Transcription of target genes was quantified using reverse transcription quantitative PCR (RT-qPCR), as previously reported (Lyne et al., 2003). In brief, after CRISPRi induction, cells were washed with sterilized water and stored at −80°C until total RNA preparation. Total RNA was prepared by acid phenol-chloroform extraction. cDNA was prepared using a ReverTra Ace qPCR RT kit according to manufacturer instructions (TOYOBO Co., Ltd., Tsuruga, Japan). cDNAs were quantified with a real-time PCR instrument (LightCycler, Roche, Ltd., Basel, Switzerland) and FastStart Essential DNA Green Master Mix (Roche, Ltd., Basel, Switzerland), under standard reaction conditions (pre-incubation at 95°C for 10 min, then 45 cycles of 95°C for 10 s, 60°C for 10 s, and 72°C for 10 s, followed by melting from 65°C to 97°C). Amplification of a single PCR product with each primer set was confirmed by melt curve analysis. mRNA levels of target genes were quantified as values relative to that of act1⁺. Data show the mean±s.d. from at least three biological replicates. Each value of the biological replicates was calculated as the mean of three technical replicates of qPCR measurements. One data point of pSPdCas9 (ns) was excluded from a data analysis shown in the Fig. S2B as an outlier (its value is higher than the mean by two-fold of the standard deviation). All the other data points were included in data analyses. DNA sequences of qPCR primers are shown in Table S2.
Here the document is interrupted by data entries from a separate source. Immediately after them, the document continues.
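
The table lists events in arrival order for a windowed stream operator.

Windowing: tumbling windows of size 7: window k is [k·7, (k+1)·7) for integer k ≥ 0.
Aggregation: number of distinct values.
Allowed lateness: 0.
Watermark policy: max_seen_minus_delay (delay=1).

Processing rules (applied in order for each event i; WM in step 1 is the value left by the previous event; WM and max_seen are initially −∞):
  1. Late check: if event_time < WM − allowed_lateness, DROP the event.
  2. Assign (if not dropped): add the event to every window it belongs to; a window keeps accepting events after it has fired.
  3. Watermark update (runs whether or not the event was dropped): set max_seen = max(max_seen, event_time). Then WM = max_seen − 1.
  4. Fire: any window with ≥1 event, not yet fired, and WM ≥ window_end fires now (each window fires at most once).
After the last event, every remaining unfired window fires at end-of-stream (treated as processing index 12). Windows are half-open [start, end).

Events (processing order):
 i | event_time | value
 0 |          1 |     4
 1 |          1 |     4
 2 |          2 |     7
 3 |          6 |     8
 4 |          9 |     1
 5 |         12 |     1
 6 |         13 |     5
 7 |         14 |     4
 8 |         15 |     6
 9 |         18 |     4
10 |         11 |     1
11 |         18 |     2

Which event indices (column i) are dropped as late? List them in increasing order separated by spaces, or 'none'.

i=0 t=1 v=4: → [0,7); WM=0
i=1 t=1 v=4: → [0,7); WM=0
i=2 t=2 v=7: → [0,7); WM=1
i=3 t=6 v=8: → [0,7); WM=5
i=4 t=9 v=1: → [7,14); WM=8; [0,7) fires=3
i=5 t=12 v=1: → [7,14); WM=11
i=6 t=13 v=5: → [7,14); WM=12
i=7 t=14 v=4: → [14,21); WM=13
i=8 t=15 v=6: → [14,21); WM=14; [7,14) fires=2
i=9 t=18 v=4: → [14,21); WM=17
i=10 t=11 v=1: DROP (t<17-0); WM=17
i=11 t=18 v=2: → [14,21); WM=17

10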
Liquid EMM2+T20 medium (2 ml) was inoculated with a single colony grown on an EMM2+T20 plate and incubated at 33°C for 24 h with shaking. This culture was diluted with 10 ml of EMM2+T20 and was grown to log-phase. An aliquot of this log-culture before CRISPRi induction was recovered and fixed for cell morphology analysis. In order to remove thiamine, the other part of the log-culture was washed six times with 1 ml of sterilized water and then resuspended in 1 ml of water. Washed cells were diluted and grown 48 h in EMM2 medium at 33°C with shaking. During this incubation, the cell culture was diluted twice so as not to reach stationary phase. Cells before and after CRISPRi induction were fixed with 2.5% of glutaraldehyde on ice for 30 min. Fixed cells were washed twice with phosphate-buffered saline (PBS) and subjected to fluorescence microcopy in presence of 25 μg/ml DAPI using a fluorescence microscope (EVOS, Thermo Fisher Scientific Inc., Waltham, USA).

Plasmids pSPdCas9, pSPdCas9.2, pSPdCas9.3, pSPdCas9.5, pdSpG.2, pDS_sa2, and pdSpG.5 will be available at National BioResource Project (https://yeast.nig.ac.jp/yeast/top.xhtml). Other strains and plasmids are available upon request.

We thank our colleagues Dr Yusuke Toyoda, Fumie Masuda, Yuri Okabe and Hidefumi Tokunou for valuable discussions.